Jak wynika z relacji mężczyzny, podczas przerw między lekcjami katechetka nie pozwalała dzieciom jeść w klasie śniadań ani korzystać z toalety. Mówiła, że jak rodzice będą pili alkohol, to przyjedzie po nich policja, nawiedzi szatan i pójdą do piekła. Miała też szarpać uczniów za ręce czy ubrania. Dyrekcja, mimo wielu skarg, "nie mogła nic zrobić, bo zakonnica jest pracownicą kościoła, a nie szkoły". Dlatego też ojciec dziewczynek zdecydował się na powiadomienie policji. Więcej na ten temat w artykule:
16 listopada 2022 r. rzecznik prasowy diecezji kaliskiej ks. Przemysław Kaczkowski powiedział, że katechetka przyznała się do znęcania się nad uczniami i została wysłana na urlop. Już 17 listopada wycofał swoje słowa. - W nawiązaniu do doniesień medialnych związanych z rzekomym przyznaniem się do winy siostry katechetki ze szkoły podstawowej w Kaliszu, pragnę oświadczyć, że w komentarzach udzielanych do mediów błędnie podałem informację o przyznaniu się siostry do winy oraz o jej przebywaniu na urlopie zdrowotnym - cytował jego słowa "Głos Wielkopolski".

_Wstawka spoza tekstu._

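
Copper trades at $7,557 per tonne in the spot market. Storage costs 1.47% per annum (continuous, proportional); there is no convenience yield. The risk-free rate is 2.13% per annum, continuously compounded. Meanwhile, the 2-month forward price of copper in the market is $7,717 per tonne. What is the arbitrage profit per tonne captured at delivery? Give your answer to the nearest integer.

$115 per tonne

Fair forward: F* = S·e^(carry·T), with carry = (r + u) = 0.0213 + 0.0147 = 0.0360
F* = 7557 · e^(0.0360 × 2/12) = 7557 · e^0.006000 = 7557 × 1.006018 = $7602.4780
Market $7717 > fair $7602.4780: forward overpriced → cash-and-carry (buy spot, short the forward).
At maturity, profit = |F_mkt − F*| = |7717 − 7602.4780| = $115 per tonne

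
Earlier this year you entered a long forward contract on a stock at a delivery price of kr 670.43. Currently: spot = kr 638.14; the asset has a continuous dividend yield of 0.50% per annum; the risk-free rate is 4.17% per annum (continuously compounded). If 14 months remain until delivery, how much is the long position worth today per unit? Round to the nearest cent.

-kr 4.17

Current fair forward for the remaining 14 months: F = S·e^((r − q)·T), (r − q) = 0.0417 − 0.0050 = 0.0367
F = 638.14 · e^(0.0367 × 14/12) = 638.14 × 1.043747 = 666.0567
Value of long forward = (F − K)·e^(−rT) = (666.0567 − 670.43) · e^(−0.0417·14/12)
= -4.3733 × 0.952514 = -4.17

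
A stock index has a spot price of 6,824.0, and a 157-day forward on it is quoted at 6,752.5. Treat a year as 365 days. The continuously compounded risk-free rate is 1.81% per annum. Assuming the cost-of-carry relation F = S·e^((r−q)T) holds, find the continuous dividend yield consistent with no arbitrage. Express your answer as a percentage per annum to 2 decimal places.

From F = S·e^((r−q)T): (r − q) = ln(F/S)/T
ln(6752.5/6824.0) = ln(0.989522) = -0.010533
(r − q) = -0.010533 / (157/365) = -0.024488
q = r − ln(F/S)/T = 0.0181 + 0.024488 = 0.042588
q = 4.26%

4.26%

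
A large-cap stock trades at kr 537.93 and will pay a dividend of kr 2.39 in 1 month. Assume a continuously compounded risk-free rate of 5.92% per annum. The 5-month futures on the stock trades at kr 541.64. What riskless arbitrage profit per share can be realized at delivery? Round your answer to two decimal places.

PV(dividends) I = 2.39·e^(−0.0592·1/12) = 2.3782
Fair futures F* = (S − I)·e^(rT) = (537.93 − 2.3782)·e^0.024667 = 535.5518 × 1.024974 = 548.9267
Market kr 541.64 < fair 548.9267: forward underpriced → reverse cash-and-carry (short the stock, invest proceeds at r, pay the dividends, go long the forward).
Profit at T = |F_mkt − F*| = |541.64 − 548.9267| = kr 7.29 per share

kr 7.29 per share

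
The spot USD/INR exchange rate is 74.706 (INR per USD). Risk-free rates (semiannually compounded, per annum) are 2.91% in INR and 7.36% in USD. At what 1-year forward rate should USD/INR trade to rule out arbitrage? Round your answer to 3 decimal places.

By covered interest parity, F = S · (1+r_INR/2)^(2T) / (1+r_USD/2)^(2T)
= 74.706 × 1.029312 / 1.074954 = 74.706 × 0.957541
F = 71.534 INR per USD

71.534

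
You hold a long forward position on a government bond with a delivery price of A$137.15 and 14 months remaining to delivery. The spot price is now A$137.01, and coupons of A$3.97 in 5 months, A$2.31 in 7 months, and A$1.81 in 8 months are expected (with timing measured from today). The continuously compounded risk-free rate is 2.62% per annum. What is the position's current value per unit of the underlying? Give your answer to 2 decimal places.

PV(remaining coupons) I = 3.97·e^(−0.0262·5/12) + 2.31·e^(−0.0262·7/12) + 1.81·e^(−0.0262·8/12) = 7.9805
Current forward F = (S − I)·e^(rT) = (137.01 − 7.9805)·e^(0.0262·14/12) = 129.0295 × 1.031039 = 133.0344
Value (long) = (F − K)·e^(−rT) = (133.0344 − 137.15) × 0.969896 = -3.9917
Value = -A$3.99

-A$3.99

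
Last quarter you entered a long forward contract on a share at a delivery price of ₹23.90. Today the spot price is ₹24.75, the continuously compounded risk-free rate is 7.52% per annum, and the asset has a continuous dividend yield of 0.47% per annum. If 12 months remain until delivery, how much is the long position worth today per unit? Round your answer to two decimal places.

₹2.47

Current fair forward for the remaining 12 months: F = S·e^((r − q)·T), (r − q) = 0.0752 − 0.0047 = 0.0705
F = 24.75 · e^(0.0705 × 12/12) = 24.75 × 1.073045 = 26.5579
Value of long forward = (F − K)·e^(−rT) = (26.5579 − 23.90) · e^(−0.0752·12/12)
= 2.6579 × 0.927558 = 2.47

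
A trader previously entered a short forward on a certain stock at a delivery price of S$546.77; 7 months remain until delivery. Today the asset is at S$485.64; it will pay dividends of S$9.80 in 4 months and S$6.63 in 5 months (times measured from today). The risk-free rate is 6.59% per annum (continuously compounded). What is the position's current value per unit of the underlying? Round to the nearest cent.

S$56.55

PV(remaining dividends) I = 9.80·e^(−0.0659·4/12) + 6.63·e^(−0.0659·5/12) = 16.0375
Current forward F = (S − I)·e^(rT) = (485.64 − 16.0375)·e^(0.0659·7/12) = 469.6025 × 1.039190 = 488.0062
Value (long) = (F − K)·e^(−rT) = (488.0062 − 546.77) × 0.962288 = -56.5477
Short position value = −(long value) = S$56.55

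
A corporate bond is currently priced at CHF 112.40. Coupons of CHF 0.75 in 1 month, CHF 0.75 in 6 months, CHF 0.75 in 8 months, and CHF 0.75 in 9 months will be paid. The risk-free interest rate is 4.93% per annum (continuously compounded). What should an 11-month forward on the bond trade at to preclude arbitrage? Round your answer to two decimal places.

PV(coupons) I = 0.75·e^(−0.0493·1/12) + 0.75·e^(−0.0493·6/12) + 0.75·e^(−0.0493·8/12) + 0.75·e^(−0.0493·9/12)
I = 0.7469 + 0.7317 + 0.7258 + 0.7228 = 2.9272
F = (S − I)·e^(rT) = (112.40 − 2.9272) · e^(0.0493·11/12)
= 109.4728 · e^0.045192 = 109.4728 × 1.046229 = CHF 114.53

CHF 114.53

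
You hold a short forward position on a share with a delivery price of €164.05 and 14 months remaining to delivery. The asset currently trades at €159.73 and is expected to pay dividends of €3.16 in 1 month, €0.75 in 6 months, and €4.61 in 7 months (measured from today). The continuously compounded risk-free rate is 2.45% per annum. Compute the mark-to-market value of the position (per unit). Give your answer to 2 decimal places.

€8.14

PV(remaining dividends) I = 3.16·e^(−0.0245·1/12) + 0.75·e^(−0.0245·6/12) + 4.61·e^(−0.0245·7/12) = 8.4390
Current forward F = (S − I)·e^(rT) = (159.73 − 8.4390)·e^(0.0245·14/12) = 151.2910 × 1.028996 = 155.6778
Value (long) = (F − K)·e^(−rT) = (155.6778 − 164.05) × 0.971821 = -8.1363
Short position value = −(long value) = €8.14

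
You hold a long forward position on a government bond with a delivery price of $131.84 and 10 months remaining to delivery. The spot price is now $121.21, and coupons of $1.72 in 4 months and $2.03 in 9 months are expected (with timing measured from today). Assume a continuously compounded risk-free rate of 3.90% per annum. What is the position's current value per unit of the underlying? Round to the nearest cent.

-$10.08

PV(remaining coupons) I = 1.72·e^(−0.0390·4/12) + 2.03·e^(−0.0390·9/12) = 3.6693
Current forward F = (S − I)·e^(rT) = (121.21 − 3.6693)·e^(0.0390·10/12) = 117.5407 × 1.033034 = 121.4235
Value (long) = (F − K)·e^(−rT) = (121.4235 − 131.84) × 0.968022 = -10.0834
Value = -$10.08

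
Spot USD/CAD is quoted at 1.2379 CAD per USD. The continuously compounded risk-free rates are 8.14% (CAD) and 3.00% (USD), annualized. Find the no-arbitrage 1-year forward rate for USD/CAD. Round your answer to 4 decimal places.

F = S·e^((r_CAD − r_USD)T) = 1.2379 · e^((0.0814 − 0.0300) × 1)
= 1.2379 · e^0.051400 = 1.2379 × 1.052744
F = 1.3032 CAD per USD

1.3032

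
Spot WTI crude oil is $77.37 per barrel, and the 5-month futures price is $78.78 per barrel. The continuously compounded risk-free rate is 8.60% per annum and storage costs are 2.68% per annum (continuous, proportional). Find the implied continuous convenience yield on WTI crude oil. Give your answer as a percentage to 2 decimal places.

6.95%

F = S·e^((r+u−y)T) ⇒ (r+u−y) = ln(F/S)/T
ln(78.78/77.37) = 0.018060; /T ⇒ 0.043344
y = r + u − ln(F/S)/T = 0.0860 + 0.0268 − 0.043344 = 0.069456
y = 6.95%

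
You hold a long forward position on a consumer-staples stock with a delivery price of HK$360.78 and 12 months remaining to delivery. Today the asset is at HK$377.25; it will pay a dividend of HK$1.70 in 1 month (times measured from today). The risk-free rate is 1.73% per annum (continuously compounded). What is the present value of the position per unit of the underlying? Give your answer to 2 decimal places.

PV(remaining dividends) I = 1.70·e^(−0.0173·1/12) = 1.6976
Current forward F = (S − I)·e^(rT) = (377.25 − 1.6976)·e^(0.0173·12/12) = 375.5524 × 1.017451 = 382.1062
Value (long) = (F − K)·e^(−rT) = (382.1062 − 360.78) × 0.982849 = 20.9604
Value = HK$20.96

HK$20.96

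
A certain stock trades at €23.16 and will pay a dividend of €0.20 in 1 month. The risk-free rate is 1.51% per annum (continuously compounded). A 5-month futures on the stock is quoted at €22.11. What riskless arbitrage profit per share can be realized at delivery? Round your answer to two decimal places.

PV(dividends) I = 0.20·e^(−0.0151·1/12) = 0.1997
Fair futures F* = (S − I)·e^(rT) = (23.16 − 0.1997)·e^0.006292 = 22.9603 × 1.006312 = 23.1052
Market €22.11 < fair 23.1052: forward underpriced → reverse cash-and-carry (short the stock, invest proceeds at r, pay the dividends, go long the forward).
Profit at T = |F_mkt − F*| = |22.11 − 23.1052| = €1.00 per share

€1.00 per share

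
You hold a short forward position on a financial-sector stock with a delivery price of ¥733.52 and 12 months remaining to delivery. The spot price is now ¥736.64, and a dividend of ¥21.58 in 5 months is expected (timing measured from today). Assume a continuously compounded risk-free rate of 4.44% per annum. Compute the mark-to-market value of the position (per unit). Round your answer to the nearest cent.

-¥13.79

PV(remaining dividends) I = 21.58·e^(−0.0444·5/12) = 21.1844
Current forward F = (S − I)·e^(rT) = (736.64 − 21.1844)·e^(0.0444·12/12) = 715.4556 × 1.045400 = 747.9373
Value (long) = (F − K)·e^(−rT) = (747.9373 − 733.52) × 0.956571 = 13.7912
Short position value = −(long value) = -¥13.79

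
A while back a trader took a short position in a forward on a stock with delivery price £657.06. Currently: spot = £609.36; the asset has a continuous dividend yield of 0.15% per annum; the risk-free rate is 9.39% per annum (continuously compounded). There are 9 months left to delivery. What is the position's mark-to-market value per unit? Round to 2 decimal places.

Current fair forward for the remaining 9 months: F = S·e^((r − q)·T), (r − q) = 0.0939 − 0.0015 = 0.0924
F = 609.36 · e^(0.0924 × 9/12) = 609.36 × 1.071758 = 653.0865
Value of long forward = (F − K)·e^(−rT) = (653.0865 − 657.06) · e^(−0.0939·9/12)
= -3.9735 × 0.931998 = -3.70
Short position value = −(long value) = £3.70

£3.70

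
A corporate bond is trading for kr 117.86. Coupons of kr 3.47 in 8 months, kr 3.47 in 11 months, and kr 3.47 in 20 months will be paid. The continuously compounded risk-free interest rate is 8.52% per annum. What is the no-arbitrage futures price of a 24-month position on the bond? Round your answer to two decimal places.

PV(coupons) I = 3.47·e^(−0.0852·8/12) + 3.47·e^(−0.0852·11/12) + 3.47·e^(−0.0852·20/12)
I = 3.2784 + 3.2093 + 3.0106 = 9.4983
F = (S − I)·e^(rT) = (117.86 − 9.4983) · e^(0.0852·24/12)
= 108.3617 · e^0.170400 = 108.3617 × 1.185779 = kr 128.49

kr 128.49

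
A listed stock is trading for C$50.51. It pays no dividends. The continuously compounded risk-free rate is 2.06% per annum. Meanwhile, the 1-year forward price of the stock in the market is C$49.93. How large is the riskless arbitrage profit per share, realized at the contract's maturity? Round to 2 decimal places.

C$1.63 per share

Fair forward: F* = S·e^(carry·T), with carry = r = 0.0206
F* = 50.51 · e^(0.0206 × 12/12) = 50.51 · e^0.020600 = 50.51 × 1.020814 = C$51.5613
Market C$49.93 < fair C$51.5613: forward underpriced → reverse cash-and-carry (short spot, go long the forward).
At maturity, profit = |F_mkt − F*| = |49.93 − 51.5613| = C$1.63 per share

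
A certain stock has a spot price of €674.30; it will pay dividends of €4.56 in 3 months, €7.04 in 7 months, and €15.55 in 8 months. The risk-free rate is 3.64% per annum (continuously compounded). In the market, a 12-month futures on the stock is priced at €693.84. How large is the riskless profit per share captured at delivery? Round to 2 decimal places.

€22.12 per share

PV(dividends) I = 4.56·e^(−0.0364·3/12) + 7.04·e^(−0.0364·7/12) + 15.55·e^(−0.0364·8/12) = 26.5880
Fair futures F* = (S − I)·e^(rT) = (674.30 − 26.5880)·e^0.036400 = 647.7120 × 1.037071 = 671.7233
Market €693.84 > fair 671.7233: forward overpriced → cash-and-carry (borrow at r, buy the stock and collect the dividends, short the forward).
Profit at T = |F_mkt − F*| = |693.84 − 671.7233| = €22.12 per share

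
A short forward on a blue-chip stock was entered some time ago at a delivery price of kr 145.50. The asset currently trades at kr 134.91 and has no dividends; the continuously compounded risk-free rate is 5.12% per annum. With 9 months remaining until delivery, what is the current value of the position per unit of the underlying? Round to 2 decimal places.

kr 5.11

Current fair forward for the remaining 9 months: F = S·e^(r·T), r = 0.0512
F = 134.91 · e^(0.0512 × 9/12) = 134.91 × 1.039147 = 140.1913
Value of long forward = (F − K)·e^(−rT) = (140.1913 − 145.50) · e^(−0.0512·9/12)
= -5.3087 × 0.962328 = -5.11
Short position value = −(long value) = kr 5.11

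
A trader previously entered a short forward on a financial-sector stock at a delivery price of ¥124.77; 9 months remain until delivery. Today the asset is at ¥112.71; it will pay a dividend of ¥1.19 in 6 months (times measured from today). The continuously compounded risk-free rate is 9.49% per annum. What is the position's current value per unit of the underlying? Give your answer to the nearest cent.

¥4.62

PV(remaining dividends) I = 1.19·e^(−0.0949·6/12) = 1.1349
Current forward F = (S − I)·e^(rT) = (112.71 − 1.1349)·e^(0.0949·9/12) = 111.5751 × 1.073769 = 119.8059
Value (long) = (F − K)·e^(−rT) = (119.8059 − 124.77) × 0.931299 = -4.6231
Short position value = −(long value) = ¥4.62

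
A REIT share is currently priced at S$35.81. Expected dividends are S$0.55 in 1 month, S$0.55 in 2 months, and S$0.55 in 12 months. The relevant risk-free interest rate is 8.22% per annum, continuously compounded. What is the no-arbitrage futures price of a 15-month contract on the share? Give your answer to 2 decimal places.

PV(dividends) I = 0.55·e^(−0.0822·1/12) + 0.55·e^(−0.0822·2/12) + 0.55·e^(−0.0822·12/12)
I = 0.5462 + 0.5425 + 0.5066 = 1.5953
F = (S − I)·e^(rT) = (35.81 − 1.5953) · e^(0.0822·15/12)
= 34.2147 · e^0.102750 = 34.2147 × 1.108214 = S$37.92

S$37.92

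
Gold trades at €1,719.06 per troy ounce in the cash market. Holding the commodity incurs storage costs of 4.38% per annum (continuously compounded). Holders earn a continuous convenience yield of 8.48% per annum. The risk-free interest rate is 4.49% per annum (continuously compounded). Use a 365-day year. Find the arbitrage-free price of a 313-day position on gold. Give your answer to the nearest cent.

€1,724.82 per troy ounce

Net carry = r + u − y = 0.0449 + 0.0438 − 0.0848 = 0.0039
F = S·e^((r+u−y)T) = 1719.06 · e^(0.0039 × 313/365) = 1719.06 · e^0.00334438
= 1719.06 × 1.00334998 = €1,724.82 per troy ounce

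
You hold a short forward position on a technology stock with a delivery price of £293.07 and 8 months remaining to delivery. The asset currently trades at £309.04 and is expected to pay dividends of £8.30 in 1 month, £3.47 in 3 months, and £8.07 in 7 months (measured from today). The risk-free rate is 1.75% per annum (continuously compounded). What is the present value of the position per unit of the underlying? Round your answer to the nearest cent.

PV(remaining dividends) I = 8.30·e^(−0.0175·1/12) + 3.47·e^(−0.0175·3/12) + 8.07·e^(−0.0175·7/12) = 19.7308
Current forward F = (S − I)·e^(rT) = (309.04 − 19.7308)·e^(0.0175·8/12) = 289.3092 × 1.011735 = 292.7042
Value (long) = (F − K)·e^(−rT) = (292.7042 − 293.07) × 0.988401 = -0.3616
Short position value = −(long value) = £0.36

£0.36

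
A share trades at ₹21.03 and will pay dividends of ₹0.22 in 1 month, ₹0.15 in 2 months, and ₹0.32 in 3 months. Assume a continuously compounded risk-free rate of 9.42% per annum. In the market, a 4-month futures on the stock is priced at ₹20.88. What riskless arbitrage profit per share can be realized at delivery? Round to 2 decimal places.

₹0.12 per share

PV(dividends) I = 0.22·e^(−0.0942·1/12) + 0.15·e^(−0.0942·2/12) + 0.32·e^(−0.0942·3/12) = 0.6785
Fair futures F* = (S − I)·e^(rT) = (21.03 − 0.6785)·e^0.031400 = 20.3515 × 1.031898 = 21.0007
Market ₹20.88 < fair 21.0007: forward underpriced → reverse cash-and-carry (short the stock, invest proceeds at r, pay the dividends, go long the forward).
Profit at T = |F_mkt − F*| = |20.88 − 21.0007| = ₹0.12 per share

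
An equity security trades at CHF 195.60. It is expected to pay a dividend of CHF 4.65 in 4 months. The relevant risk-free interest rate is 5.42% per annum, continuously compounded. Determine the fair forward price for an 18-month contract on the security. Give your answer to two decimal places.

CHF 207.21

PV(dividends) I = 4.65·e^(−0.0542·4/12)
I = 4.5667
F = (S − I)·e^(rT) = (195.60 − 4.5667) · e^(0.0542·18/12)
= 191.0333 · e^0.081300 = 191.0333 × 1.084696 = CHF 207.21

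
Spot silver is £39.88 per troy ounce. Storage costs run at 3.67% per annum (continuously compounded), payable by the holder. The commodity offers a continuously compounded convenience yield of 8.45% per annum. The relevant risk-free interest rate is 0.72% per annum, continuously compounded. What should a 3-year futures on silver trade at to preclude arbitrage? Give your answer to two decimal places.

£35.31 per troy ounce

Net carry = r + u − y = 0.0072 + 0.0367 − 0.0845 = -0.0406
F = S·e^((r+u−y)T) = 39.88 · e^(-0.0406 × 3) = 39.88 · e^-0.121800
= 39.88 × 0.885325 = £35.31 per troy ounce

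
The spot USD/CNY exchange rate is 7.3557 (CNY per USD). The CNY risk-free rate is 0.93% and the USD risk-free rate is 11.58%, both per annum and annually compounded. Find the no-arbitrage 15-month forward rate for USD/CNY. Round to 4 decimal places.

By covered interest parity, F = S · (1+r_CNY)^T / (1+r_USD)^T
= 7.3557 × 1.011638 / 1.146787 = 7.3557 × 0.882150
F = 6.4888 CNY per USD

6.4888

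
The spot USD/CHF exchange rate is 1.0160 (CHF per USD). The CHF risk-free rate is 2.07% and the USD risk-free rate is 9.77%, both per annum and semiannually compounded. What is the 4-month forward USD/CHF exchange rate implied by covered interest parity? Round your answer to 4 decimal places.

0.9910

By covered interest parity, F = S · (1+r_CHF/2)^(2T) / (1+r_USD/2)^(2T)
= 1.0160 × 1.006888 / 1.032307 = 1.0160 × 0.975377
F = 0.9910 CHF per USD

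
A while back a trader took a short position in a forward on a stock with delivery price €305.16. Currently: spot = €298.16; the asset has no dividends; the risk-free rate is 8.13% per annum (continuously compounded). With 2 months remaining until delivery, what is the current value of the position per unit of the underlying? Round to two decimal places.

Current fair forward for the remaining 2 months: F = S·e^(r·T), r = 0.0813
F = 298.16 · e^(0.0813 × 2/12) = 298.16 × 1.013642 = 302.2275
Value of long forward = (F − K)·e^(−rT) = (302.2275 − 305.16) · e^(−0.0813·2/12)
= -2.9325 × 0.986541 = -2.89
Short position value = −(long value) = €2.89

€2.89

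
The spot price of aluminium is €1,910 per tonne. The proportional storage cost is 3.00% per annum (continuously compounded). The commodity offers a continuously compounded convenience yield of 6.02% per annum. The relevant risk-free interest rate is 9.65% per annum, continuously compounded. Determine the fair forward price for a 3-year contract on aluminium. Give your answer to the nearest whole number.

€2,330 per tonne

Net carry = r + u − y = 0.0965 + 0.0300 − 0.0602 = 0.0663
F = S·e^((r+u−y)T) = 1910 · e^(0.0663 × 3) = 1910 · e^0.198900
= 1910 × 1.220060 = €2,330 per tonne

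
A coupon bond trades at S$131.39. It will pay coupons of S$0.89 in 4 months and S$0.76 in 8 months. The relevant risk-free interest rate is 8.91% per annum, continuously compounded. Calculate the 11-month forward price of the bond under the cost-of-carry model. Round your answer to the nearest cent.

S$140.86

PV(coupons) I = 0.89·e^(−0.0891·4/12) + 0.76·e^(−0.0891·8/12)
I = 0.8640 + 0.7162 = 1.5802
F = (S − I)·e^(rT) = (131.39 − 1.5802) · e^(0.0891·11/12)
= 129.8098 · e^0.081675 = 129.8098 × 1.085103 = S$140.86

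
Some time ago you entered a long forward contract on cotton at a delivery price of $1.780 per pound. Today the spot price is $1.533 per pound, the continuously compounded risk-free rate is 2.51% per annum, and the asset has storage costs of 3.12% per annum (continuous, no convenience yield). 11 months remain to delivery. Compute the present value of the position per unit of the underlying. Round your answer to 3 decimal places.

-$0.162 per pound

Current fair forward for the remaining 11 months: F = S·e^((r + u)·T), (r + u) = 0.0251 + 0.0312 = 0.0563
F = 1.533 · e^(0.0563 × 11/12) = 1.533 × 1.052963 = 1.6142
Value of long forward = (F − K)·e^(−rT) = (1.6142 − 1.780) · e^(−0.0251·11/12)
= -0.1658 × 0.977254 = -0.162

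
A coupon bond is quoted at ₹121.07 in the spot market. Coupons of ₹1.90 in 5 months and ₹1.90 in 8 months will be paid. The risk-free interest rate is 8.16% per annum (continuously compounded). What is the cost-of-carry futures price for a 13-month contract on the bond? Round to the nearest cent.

₹128.29

PV(coupons) I = 1.90·e^(−0.0816·5/12) + 1.90·e^(−0.0816·8/12)
I = 1.8365 + 1.7994 = 3.6359
F = (S − I)·e^(rT) = (121.07 − 3.6359) · e^(0.0816·13/12)
= 117.4341 · e^0.088400 = 117.4341 × 1.092425 = ₹128.29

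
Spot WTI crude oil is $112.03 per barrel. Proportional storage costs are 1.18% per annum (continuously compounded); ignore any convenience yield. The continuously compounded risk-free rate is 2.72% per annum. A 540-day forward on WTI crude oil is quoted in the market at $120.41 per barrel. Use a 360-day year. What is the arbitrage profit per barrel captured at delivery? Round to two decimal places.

$1.63 per barrel

Fair forward: F* = S·e^(carry·T), with carry = (r + u) = 0.0272 + 0.0118 = 0.0390
F* = 112.03 · e^(0.0390 × 540/360) = 112.03 · e^0.058500 = 112.03 × 1.060245 = $118.7792
Market $120.41 > fair $118.7792: forward overpriced → cash-and-carry (buy spot, short the forward).
At maturity, profit = |F_mkt − F*| = |120.41 − 118.7792| = $1.63 per barrel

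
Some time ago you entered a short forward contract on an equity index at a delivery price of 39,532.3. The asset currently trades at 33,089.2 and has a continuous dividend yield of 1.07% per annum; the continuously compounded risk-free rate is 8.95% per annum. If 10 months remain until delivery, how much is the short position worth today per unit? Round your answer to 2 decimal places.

Current fair forward for the remaining 10 months: F = S·e^((r − q)·T), (r − q) = 0.0895 − 0.0107 = 0.0788
F = 33089.2 · e^(0.0788 × 10/12) = 33089.2 × 1.06787070 = 35334.9872
Value of long forward = (F − K)·e^(−rT) = (35334.9872 − 39532.3) · e^(−0.0895·10/12)
= -4197.3128 × 0.92813013 = -3895.65
Short position value = −(long value) = 3895.65

3895.65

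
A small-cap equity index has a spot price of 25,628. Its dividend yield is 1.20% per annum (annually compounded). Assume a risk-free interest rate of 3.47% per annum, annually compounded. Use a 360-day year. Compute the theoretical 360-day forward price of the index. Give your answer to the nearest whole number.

F = S · (1+r)^T / (1+q)^T
= 25628 × 1.034700 / 1.012000 = 25628 × 1.022431
F = 26,203

26,203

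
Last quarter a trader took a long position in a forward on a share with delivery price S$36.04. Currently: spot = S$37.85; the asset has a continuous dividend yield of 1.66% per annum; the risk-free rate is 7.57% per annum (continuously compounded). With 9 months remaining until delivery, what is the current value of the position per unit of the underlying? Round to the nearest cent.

Current fair forward for the remaining 9 months: F = S·e^((r − q)·T), (r − q) = 0.0757 − 0.0166 = 0.0591
F = 37.85 · e^(0.0591 × 9/12) = 37.85 × 1.045322 = 39.5654
Value of long forward = (F − K)·e^(−rT) = (39.5654 − 36.04) · e^(−0.0757·9/12)
= 3.5254 × 0.944807 = 3.33

S$3.33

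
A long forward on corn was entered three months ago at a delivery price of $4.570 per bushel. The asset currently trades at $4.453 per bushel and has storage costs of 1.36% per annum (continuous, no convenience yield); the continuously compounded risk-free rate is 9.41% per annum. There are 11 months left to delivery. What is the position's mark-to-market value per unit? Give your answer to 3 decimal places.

Current fair forward for the remaining 11 months: F = S·e^((r + u)·T), (r + u) = 0.0941 + 0.0136 = 0.1077
F = 4.453 · e^(0.1077 × 11/12) = 4.453 × 1.103763 = 4.9151
Value of long forward = (F − K)·e^(−rT) = (4.9151 − 4.570) · e^(−0.0941·11/12)
= 0.3451 × 0.917357 = 0.317

$0.317 per bushel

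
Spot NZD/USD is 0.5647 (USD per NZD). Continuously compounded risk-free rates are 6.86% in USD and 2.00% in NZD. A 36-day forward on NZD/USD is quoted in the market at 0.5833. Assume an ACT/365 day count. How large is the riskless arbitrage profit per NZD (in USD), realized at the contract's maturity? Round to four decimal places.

0.0159 per NZD (in USD)

Fair forward: F* = S·e^(carry·T), with carry = (r_USD − r_NZD) = 0.0686 − 0.0200 = 0.0486
F* = 0.5647 · e^(0.0486 × 36/365) = 0.5647 · e^0.004793 = 0.5647 × 1.004805 = 0.5674
Market 0.5833 > fair 0.5674: forward overpriced → cash-and-carry (buy spot, short the forward).
At maturity, profit = |F_mkt − F*| = |0.5833 − 0.5674| = 0.0159 per NZD (in USD)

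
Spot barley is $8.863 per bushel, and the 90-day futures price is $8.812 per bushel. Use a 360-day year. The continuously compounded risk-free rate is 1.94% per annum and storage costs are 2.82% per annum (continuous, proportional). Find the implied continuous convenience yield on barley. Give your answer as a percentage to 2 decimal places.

F = S·e^((r+u−y)T) ⇒ (r+u−y) = ln(F/S)/T
ln(8.812/8.863) = -0.005771; /T ⇒ -0.023084
y = r + u − ln(F/S)/T = 0.0194 + 0.0282 + 0.023084 = 0.070684
y = 7.07%

7.07%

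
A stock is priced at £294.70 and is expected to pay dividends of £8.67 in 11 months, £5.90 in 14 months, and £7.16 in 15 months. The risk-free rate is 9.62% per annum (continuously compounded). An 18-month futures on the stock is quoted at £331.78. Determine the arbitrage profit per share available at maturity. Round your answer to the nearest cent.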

Szkoła zawiadomiła rzecznika dyscyplinarnego dla nauczycieli przy wojewodzie wielkopolskim o możliwości psychicznego i fizycznego znęcania się nad uczniami, naruszającego prawo i dobro ucznia przez nauczycielkę religii. Postępowanie zostało zakończone na początku lipca - poinformowało wielkopolskie kuratorium oświaty. Dyrekcja podstawówki odmówiła komentarza. "Nie może wypowiadać się w sprawie, ponieważ nie jest stroną postępowania" - przekazała PAP.
Jak powiedziała we wtorek (5 września) rzeczniczka kaliskiej policji st. asp. Anna Jaworska-Wojnicz, prokuratura postawiła kobiecie zarzut naruszenia nietykalności cielesnej kilkorga dzieci. Na komisariacie zakonnica odmówiła złożenia wyjaśnień.
"Kto uderza człowieka lub w inny sposób narusza jego nietykalność cielesną, podlega grzywnie, karze ograniczenia wolności albo pozbawienia wolności do roku" - czytamy w art. 217. Kodeksu karnego.